とあるジャズ喫茶

稲毛駅前の住宅街にある、一見、それとは気づかないような建物の、二重になった扉を開けると、そこは音のワンダーランドだった。
垂涎の最高級機エベレスト66000が発する音が、信じられないようなリアルさを持って迫ってくる。一音一音の輪郭がくっきりと、ダンゴにならずに聴こえてくるのは、機器だけでなく、音響にも細心の注意を払っているからであろう。


そろそろ家のオーディオ買い換えようかとおもっていたのだが、僕が自由に使えるお金で購入し、小さなマンションで廻りを気にしながら聴く音楽など、ここの音に比べたらラジカセと変わりなく、いっぺんにオーディオ熱が冷めてしまった。


それくらい、異質の音世界がここにはあるのだな。


ジャズ喫茶ということで、若干構えて入店したのだが、店主とお客さんが普通に雑談している、割とフランクな雰囲気だったので、僕もリラックスして音楽を楽しむ。

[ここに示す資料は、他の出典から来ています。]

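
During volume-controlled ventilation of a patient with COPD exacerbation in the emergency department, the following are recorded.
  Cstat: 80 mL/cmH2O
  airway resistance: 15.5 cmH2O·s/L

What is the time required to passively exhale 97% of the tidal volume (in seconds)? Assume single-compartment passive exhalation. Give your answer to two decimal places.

4.35

τ = R × C = 15.5 × 80 mL/cmH2O = 15.5 × 0.080 L/cmH2O = 1.24 s.
Exhaled fraction f = 1 − e^(−t/τ) → t = −τ·ln(1 − f) = −1.24·ln(0.03) = 4.348 s.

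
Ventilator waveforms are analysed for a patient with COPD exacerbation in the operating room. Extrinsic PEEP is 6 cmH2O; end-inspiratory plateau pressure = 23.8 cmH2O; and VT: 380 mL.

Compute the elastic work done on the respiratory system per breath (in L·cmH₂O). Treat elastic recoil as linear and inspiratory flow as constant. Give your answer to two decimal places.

3.38

Elastic work ≈ ½ × (Pplat − PEEP) × Vt = 0.5 × (23.8 − 6) × 0.380 L = 0.5 × 17.8 × 0.380 = 3.382 L·cmH2O.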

選曲も面白くて、ベイシーの後に、聴いたことがないフリージャズが流れたかと思ったら、エロルガーナーやクルセダースまで登場するという、こだわりのなさ。

このヌルい感じが、また、良いと思う。

ビール小瓶が1,400円というのは高いようでもあるが、絶対に手が届かない最高のシステムでアルバムを何枚もきけるのだから、決して高いものではない。

だつて、週に二回ずつ、10年間通い続けても、ここのスピーカー片方も買えないのだ!


いやはや、何でもっと早くこの店訪ねなかったんだろうなんて後悔しながらも、久々に胸がときめく素晴らしい出会いであった。